New, Modern University Housing Option Available at St. Edward's
Located on the east side of campus, this new housing option serves as a town square to unite the university's apartments and East and Teresa halls. The complex offers courtyards, outdoor spaces, and a pedestrian street for students, faculty and staff members alike to gather. A new dining facility will open in late February 2009, and a combined Health Center and Counseling Center will be available to students in the new complex beginning in March 2009.
Designed by Chilean architect Alejandro Aravena, the space incorporates innovative design elements along with a wealth of student services and conveniences. The architectural design creates a convenient gathering place with services and amenities that can be enjoyed by residents and non-residents alike.
Residential Village Highlights:
Edmund Hunt Hall: named for Brother Edmund Hunt, CSC, the first Holy Cross Brother to serve as president of St. Edward's University
Le Mans Hall: honors the French hometown of Father Basil Moreau, CSC, founder of the Congregation of Holy Cross
- Coed residences with double-room suites and suite-style baths.

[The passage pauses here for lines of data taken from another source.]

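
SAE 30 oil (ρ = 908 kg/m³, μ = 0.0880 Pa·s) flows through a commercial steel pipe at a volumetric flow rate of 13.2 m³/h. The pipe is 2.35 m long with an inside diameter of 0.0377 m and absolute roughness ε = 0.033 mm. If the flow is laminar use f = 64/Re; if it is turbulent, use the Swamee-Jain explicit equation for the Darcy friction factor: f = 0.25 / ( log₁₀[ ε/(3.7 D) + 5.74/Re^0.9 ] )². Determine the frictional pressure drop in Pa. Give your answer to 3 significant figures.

ΔP ≈ 15300 Pa

Q = 13.2 m³/h = 13.2/3600 = 0.003667 m³/s.
Cross-sectional area A = πD²/4 = π(0.0377)²/4 = 0.001116 m²; mean velocity V = Q/A = 0.003667/0.001116 = 3.285 m/s.
Reynolds number Re = ρVD/μ = 908 · 3.285 · 0.0377 / 0.088 = 1278.
Re < 2300 → laminar flow, so f = 64/Re = 64/1278 = 0.05009 (the turbulent correlation is not needed).
Darcy-Weisbach: ΔP = f(L/D)(ρV²/2) = 0.05009·(2.35/0.0377)·(908·3.285²/2) = 0.05009·62.33·4898 = 1.529e+04 Pa.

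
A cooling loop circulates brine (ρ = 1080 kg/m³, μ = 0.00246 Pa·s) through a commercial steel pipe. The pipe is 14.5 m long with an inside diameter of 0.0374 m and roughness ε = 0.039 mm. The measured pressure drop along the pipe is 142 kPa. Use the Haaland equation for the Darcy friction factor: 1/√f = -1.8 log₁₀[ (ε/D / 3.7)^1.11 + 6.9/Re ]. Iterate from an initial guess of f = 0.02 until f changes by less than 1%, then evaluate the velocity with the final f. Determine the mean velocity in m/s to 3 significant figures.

Rearranging Darcy-Weisbach: V = √(2·ΔP·D/(f·L·ρ)). With ε/D = 3.9e-05/0.0374 = 0.00104, iterate starting from f = 0.02:
  f = 0.02 → V = √(2·1.42e+05·0.0374/(0.02·14.5·1080)) = 5.824 m/s; Re = ρVD/μ = 9.562e+04; f → 0.0222
  f = 0.0222 → V = 5.527 m/s; Re = 9.075e+04; f → 0.02231
Converged (Δf/f < 1%). With the final f = 0.02231: V = √(2·1.42e+05·0.0374/(0.02231·14.5·1080)) = 5.514 m/s.

V ≈ 5.51 m/s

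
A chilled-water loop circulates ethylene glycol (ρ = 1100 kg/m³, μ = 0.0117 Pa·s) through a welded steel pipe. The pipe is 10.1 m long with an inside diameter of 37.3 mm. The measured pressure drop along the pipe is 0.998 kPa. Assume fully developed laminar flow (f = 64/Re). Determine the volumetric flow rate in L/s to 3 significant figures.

Q ≈ 0.401 L/s

For laminar flow, f = 64/Re with Re = ρVD/μ, so Darcy-Weisbach reduces to ΔP = 32μLV/D². Solving for V: V = ΔP·D²/(32μL) = 998·(0.0373)²/(32·0.0117·10.1) = 0.3672 m/s.
Check: Re = ρVD/μ = 1100·0.3672·0.0373/0.0117 = 1288 < 2300, so the laminar assumption holds.
Q = V·A = 0.3672·(π/4·0.0373²) = 0.0004012 m³/s = 0.401 L/s.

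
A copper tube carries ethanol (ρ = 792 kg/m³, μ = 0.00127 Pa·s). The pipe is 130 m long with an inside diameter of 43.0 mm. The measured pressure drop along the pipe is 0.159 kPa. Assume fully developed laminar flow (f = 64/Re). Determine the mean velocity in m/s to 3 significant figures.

For laminar flow, f = 64/Re with Re = ρVD/μ, so Darcy-Weisbach reduces to ΔP = 32μLV/D². Solving for V: V = ΔP·D²/(32μL) = 159·(0.043)²/(32·0.00127·130) = 0.05565 m/s.
Check: Re = ρVD/μ = 792·0.05565·0.043/0.00127 = 1492 < 2300, so the laminar assumption holds.

V ≈ 0.0556 m/s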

- Together, Hunt and Le Mans house 219 students.
- The halls feature a kitchen and dining room, a large recreation room, laundry rooms,
on-site resident mailboxes, 24-hour computer labs and study areas.
- Edmund Hunt Hall is the home of the university’s second dining facility.
Lady Bird Johnson Hall: recognizes the former first lady from Austin
- Coed residence for upperclassmen with private rooms and suite-style shared bathrooms. All bathrooms are in-suite.
- The amenities are similar to Hunt and Le Mans.
- Johnson Hall is home to the combined Health & Counseling Center.
- Entire complex is 119,000 square feet.
- Students can see and be seen through the multi-colored glass walls in the upper-floor common areas.
- The red glass wall and red roofs reflect the campus color palette and tie into the look of other university buildings.
- The brick transitions from rough to smooth as you move from outside to the interior. The rough brick creates a tough exterior designed withstand the elements and prevent light overexposure.
- Outer walls provide natural shading in several areas from the hot Texas afternoon sun, encouraging residents to enjoy outdoor gathering spaces.
- The buildings well exceed the energy code set by the state of Texas. The use of insulated glass and Daylighting techniques were closely considered in the design of window placement and arrangement.